This page organizes papers related to artificial intelligence published around the world. This page is summarized using Google Gemini and is operated on a non-profit basis. The copyright of the paper belongs to the author and the relevant institution. When sharing, simply cite the source.
MedAgentGym: A Scalable Agentic Training Environment for Code-Centric Reasoning in Biomedical Data Science
Created by
Haebom
Author
Ran Xu, Yuchen Zhuang, Yishan Zhong, Yue Yu, Zifeng Wang, Xiangru Tang, Hang Wu, May D. Wang, Peifeng Ruan, Donghan Yang, Tao Wang, Guanghua Xiao, Xin Liu, Carl Yang, Yang Xie, Wenqi Shi
Outline
MedAgentGym is a scalable and interactive training environment designed to enhance the coding-based biomedical reasoning capabilities of LLM agents. It consists of 72,413 task instances across 129 categories derived from 12 real-world biomedical scenarios.

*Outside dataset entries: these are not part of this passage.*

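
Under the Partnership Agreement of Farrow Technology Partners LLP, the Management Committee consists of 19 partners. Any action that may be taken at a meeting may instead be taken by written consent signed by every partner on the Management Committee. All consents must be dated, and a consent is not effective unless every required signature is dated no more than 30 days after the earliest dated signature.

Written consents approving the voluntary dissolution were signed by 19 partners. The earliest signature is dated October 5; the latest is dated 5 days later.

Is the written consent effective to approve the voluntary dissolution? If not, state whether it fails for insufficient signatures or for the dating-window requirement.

Signatures required: the unanimous vote of 19 — unanimous means all 19, so 19 needed; 19 signed. Sufficient.
Dating window: the latest signature is 5 days after the earliest; the limit is 30 days. Within the window.

Effective — both the signature and dating-window requirements are satisfied.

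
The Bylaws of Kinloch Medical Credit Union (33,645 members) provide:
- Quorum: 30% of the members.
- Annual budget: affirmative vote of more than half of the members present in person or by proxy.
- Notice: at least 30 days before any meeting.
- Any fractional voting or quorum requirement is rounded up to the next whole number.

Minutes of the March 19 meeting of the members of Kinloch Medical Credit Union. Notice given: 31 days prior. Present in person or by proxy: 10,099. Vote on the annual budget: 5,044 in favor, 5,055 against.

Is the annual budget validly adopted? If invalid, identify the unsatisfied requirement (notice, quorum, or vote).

Notice: 31 days given; 30 required. Satisfied.
Quorum: 30% of 33,645 = 10,093.50, rounded up to 10,094; 10,099 present. Satisfied.
Vote: requires a majority of those present (10,099); a majority of 10099 is 5050, so 5,050 needed; 5,044 in favor. Not satisfied.

Invalid — vote requirement not satisfied.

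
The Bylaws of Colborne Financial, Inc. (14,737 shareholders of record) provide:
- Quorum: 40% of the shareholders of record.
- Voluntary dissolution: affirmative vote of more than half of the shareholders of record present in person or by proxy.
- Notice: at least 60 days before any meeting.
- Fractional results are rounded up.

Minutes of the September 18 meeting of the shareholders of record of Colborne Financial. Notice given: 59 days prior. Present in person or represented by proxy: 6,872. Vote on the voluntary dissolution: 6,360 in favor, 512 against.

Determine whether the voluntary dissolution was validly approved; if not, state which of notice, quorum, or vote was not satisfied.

Invalid — notice requirement not satisfied.

Notice: 59 days given; 60 required. Not satisfied.
Quorum: 40% of 14,737 = 5,894.80, rounded up to 5,895; 6,872 present. Satisfied.
Vote: requires a majority of those present (6,872); a majority of 6872 is 3437, so 3,437 needed; 6,360 in favor. Satisfied.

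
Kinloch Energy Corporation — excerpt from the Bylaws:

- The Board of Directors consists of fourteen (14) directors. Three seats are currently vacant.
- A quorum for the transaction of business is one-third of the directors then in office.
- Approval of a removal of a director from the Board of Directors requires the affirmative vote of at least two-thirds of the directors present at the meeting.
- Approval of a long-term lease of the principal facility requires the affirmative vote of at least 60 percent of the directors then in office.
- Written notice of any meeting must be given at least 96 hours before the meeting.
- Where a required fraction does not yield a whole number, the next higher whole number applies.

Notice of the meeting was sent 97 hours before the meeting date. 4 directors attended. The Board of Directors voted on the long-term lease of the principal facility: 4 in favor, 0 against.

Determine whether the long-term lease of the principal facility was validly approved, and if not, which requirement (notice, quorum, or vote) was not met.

Invalid — vote requirement not satisfied.

Notice: 97 hours given; 96 required (97 ≥ 96). Satisfied.
Quorum: 4 present; quorum is 4. Satisfied.
Vote: the long-term lease of the principal facility requires three-fifths of the directors then in office (11). 3/5 of 11 = 6.60, rounded up to 7, so 7 affirmative votes are needed; 4 voted in favor. Not satisfied.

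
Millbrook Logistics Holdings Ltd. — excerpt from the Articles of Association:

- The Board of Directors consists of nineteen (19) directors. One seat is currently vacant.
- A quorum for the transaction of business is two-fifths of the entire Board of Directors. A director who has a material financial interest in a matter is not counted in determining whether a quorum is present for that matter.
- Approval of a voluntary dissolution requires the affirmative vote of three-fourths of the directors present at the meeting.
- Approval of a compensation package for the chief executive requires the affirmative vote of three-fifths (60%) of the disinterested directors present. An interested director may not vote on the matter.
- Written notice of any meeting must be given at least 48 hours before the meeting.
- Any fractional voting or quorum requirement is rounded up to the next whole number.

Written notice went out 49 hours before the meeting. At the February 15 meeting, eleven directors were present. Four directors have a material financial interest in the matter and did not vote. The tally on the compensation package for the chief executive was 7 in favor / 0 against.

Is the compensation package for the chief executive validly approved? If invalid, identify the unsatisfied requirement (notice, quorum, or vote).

Notice: 49 hours given; 48 required (49 ≥ 48). Satisfied.
Quorum: 11 present, but the 4 interested directors do not count, leaving 7. Quorum is 8. Not satisfied.
Vote: the compensation package for the chief executive requires three-fifths of the disinterested directors present (11 − 4 = 7). 3/5 of 7 = 4.20, rounded up to 5, so 5 affirmative votes are needed; 7 voted in favor. Satisfied. (Moot — without a quorum no business can be validly transacted.)

Invalid — quorum requirement not satisfied.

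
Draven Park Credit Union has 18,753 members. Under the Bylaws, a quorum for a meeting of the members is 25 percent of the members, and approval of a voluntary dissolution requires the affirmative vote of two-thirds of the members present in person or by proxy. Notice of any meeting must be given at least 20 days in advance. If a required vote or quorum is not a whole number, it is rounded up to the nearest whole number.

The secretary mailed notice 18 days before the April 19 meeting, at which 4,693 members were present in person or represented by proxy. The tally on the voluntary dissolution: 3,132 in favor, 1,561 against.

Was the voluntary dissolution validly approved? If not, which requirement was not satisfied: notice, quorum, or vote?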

Each task is encapsulated within an executable sandbox environment, featuring detailed task specifications, interactive feedback mechanisms, verifiable answer annotations, and scalable training trajectory generation. Extensive benchmarking on 29 LLMs revealed a significant performance gap between commercial and open-source LLMs in biomedical data science. Leveraging efficient multi-threading and multi-turn trajectory sampling in MedAgentGym, Med-Copilot achieved +43.02% and +45.28% performance gains from offline and online reinforcement learning, respectively, demonstrating MedAgentGym as an effective training platform. Furthermore, MedAgentGym is positioned as a cost-effective and privacy-preserving alternative to proprietary LLMs (gpt-4o). MedAgentGym provides a unified platform for developing LLM-based coding assistants for advanced biomedical data science by providing a unified execution environment with comprehensive benchmarks and accessible, scalable training resources.
Takeaways, Limitations
•
Takeaways:
◦
Providing an effective training environment to improve the coding-based biomedical reasoning capabilities of LLM agents.
◦
Provides benchmarks showing the performance gap between commercial LLMs and open source LLMs.
◦
Demonstrating improved performance of Med-Copilot.
◦
Providing cost-effective and privacy-preserving LLM training alternatives.
◦
Providing an integrated platform for developing LLM-based coding assistants for advanced biomedical data science.